Distributed systems are inherently more complex to program than non-distributed systems. In an effort to reduce this complexity, much recent work has focused on tools that assist in the construction and programming of distributed systems and applications, shifting complexity to the tools. The topic of this thesis is the design of an efficient and simple framework for distributed object computing. Objects are the unit of distribution in distributed object systems. Therefore, the framework provides migration of objects between different address spaces possibly separated by a network. In order to shield programmers from distribution aspects, the location of objects is made transparent by the framework. Orbit is validated by adapting EVOLVE, a wavelet-based volume rendering application.

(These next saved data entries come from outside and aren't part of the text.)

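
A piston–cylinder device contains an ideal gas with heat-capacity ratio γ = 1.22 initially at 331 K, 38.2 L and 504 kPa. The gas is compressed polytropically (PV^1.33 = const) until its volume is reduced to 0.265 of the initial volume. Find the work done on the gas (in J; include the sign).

n = P₁V₁/(RT₁) = 504×38.2/(8.314×331) = 7.00 mol.
Polytropic n=1.33: T₂ = T₁(V₁/V₂)^(n−1) = 331×(3.77)^0.33 = 513 K; P₂ = P₁(V₁/V₂)^n = 2950 kPa.
W = (P₁V₁−P₂V₂)/(n−1) = (504×38.2−2950×10.1)/0.33 = -32100 J.
Work done on the gas = −W_by = 32100 J.

32100 J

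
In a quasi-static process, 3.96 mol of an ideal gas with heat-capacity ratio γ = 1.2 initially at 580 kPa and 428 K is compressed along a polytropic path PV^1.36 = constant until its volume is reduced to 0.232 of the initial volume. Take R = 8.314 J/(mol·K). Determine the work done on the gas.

V₁ = nRT₁/P₁ = 3.96×8.314×428/580 = 24.3 L.
Polytropic n=1.36: T₂ = T₁(V₁/V₂)^(n−1) = 428×(4.31)^0.36 = 724 K; P₂ = P₁(V₁/V₂)^n = 4230 kPa.
W = (P₁V₁−P₂V₂)/(n−1) = (580×24.3−4230×5.64)/0.36 = -27100 J.
Work done on the gas = −W_by = 27100 J.

27100 J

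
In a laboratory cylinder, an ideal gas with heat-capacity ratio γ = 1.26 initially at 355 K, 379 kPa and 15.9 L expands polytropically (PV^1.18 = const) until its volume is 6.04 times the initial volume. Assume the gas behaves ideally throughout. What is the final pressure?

45.4 kPa

Polytropic n=1.18: T₂ = T₁(V₁/V₂)^(n−1) = 355×(0.166)^0.18 = 257 K; P₂ = P₁(V₁/V₂)^n = 45.4 kPa.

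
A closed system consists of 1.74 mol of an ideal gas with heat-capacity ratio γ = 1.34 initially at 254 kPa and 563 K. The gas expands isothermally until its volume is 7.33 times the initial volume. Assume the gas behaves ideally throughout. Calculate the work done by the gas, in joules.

16200 J

V₁ = nRT₁/P₁ = 1.74×8.314×563/254 = 32.1 L.
Isothermal: T stays 563 K; PV = const ⇒ V₂ = 235 L, P₂ = 34.7 kPa.
W = nRT ln(V₂/V₁) = 1.74×8.314×563×ln(7.33) = 16200 J.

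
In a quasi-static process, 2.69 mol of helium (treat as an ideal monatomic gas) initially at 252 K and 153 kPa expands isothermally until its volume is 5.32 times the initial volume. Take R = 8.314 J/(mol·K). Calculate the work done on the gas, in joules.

-9420 J

V₁ = nRT₁/P₁ = 2.69×8.314×252/153 = 36.8 L.
Isothermal: T stays 252 K; PV = const ⇒ V₂ = 196 L, P₂ = 28.8 kPa.
W = nRT ln(V₂/V₁) = 2.69×8.314×252×ln(5.32) = 9420 J.
Work done on the gas = −W_by = -9420 J.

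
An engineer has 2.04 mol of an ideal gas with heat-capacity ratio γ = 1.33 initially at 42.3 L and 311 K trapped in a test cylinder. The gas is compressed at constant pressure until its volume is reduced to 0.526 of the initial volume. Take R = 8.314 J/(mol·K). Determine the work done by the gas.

-2500 J

P₁ = nRT₁/V₁ = 2.04×8.314×311/42.3 = 125 kPa.
Isobaric: P stays 125 kPa; V/T = const ⇒ T₂ = 164 K, V₂ = 22.2 L.
W = PΔV = 125×(22.2−42.3) kPa·L = -2500 J.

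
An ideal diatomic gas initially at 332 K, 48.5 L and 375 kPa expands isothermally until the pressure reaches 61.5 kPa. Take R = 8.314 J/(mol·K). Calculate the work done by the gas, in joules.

32900 J

n = P₁V₁/(RT₁) = 375×48.5/(8.314×332) = 6.59 mol.
Isothermal: T stays 332 K; PV = const ⇒ V₂ = 296 L, P₂ = 61.5 kPa.
W = nRT ln(V₂/V₁) = 6.59×8.314×332×ln(6.10) = 32900 J.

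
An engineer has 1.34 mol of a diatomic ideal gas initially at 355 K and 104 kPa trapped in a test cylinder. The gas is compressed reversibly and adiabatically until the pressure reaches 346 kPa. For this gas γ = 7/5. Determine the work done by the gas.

V₁ = nRT₁/P₁ = 1.34×8.314×355/104 = 38.0 L.
Adiabatic: T₂/T₁ = (P₂/P₁)^((γ−1)/γ) ⇒ T₂ = 355×(3.33)^0.286 = 500 K; V₂ = 16.1 L.
ΔU = nCvΔT = 1.34×20.8×(500−355) = 4050 J.
Q = 0 for an adiabatic process, so W = −ΔU = -4050 J.

-4050 J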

For the sake of simplicity, a homogeneous environment is assumed.
In this thesis, a distributed object system, distributing some aspects
of object management to proxy objects has been designed and examined on
SGI IRIX 5.3/6.2. A slim and efficient system emerged, proving delegation
of concern to proxy objects to be a both powerful and elegant solution.
An existing object-oriented application (EVOLVE) has been adapted to the
framework, validating concepts and implementation. Latency has been reduced
by a factor 40 when TCP's Nagle Algorithm was disabled (ND) and connection
caching was introduced (CC). The diagram shown below indicates the performance
gain and compares it to raw TCP.
Future work includes load balancing by an object-migrating monitor, a stub-generating
precompiler and distributed garbage collection.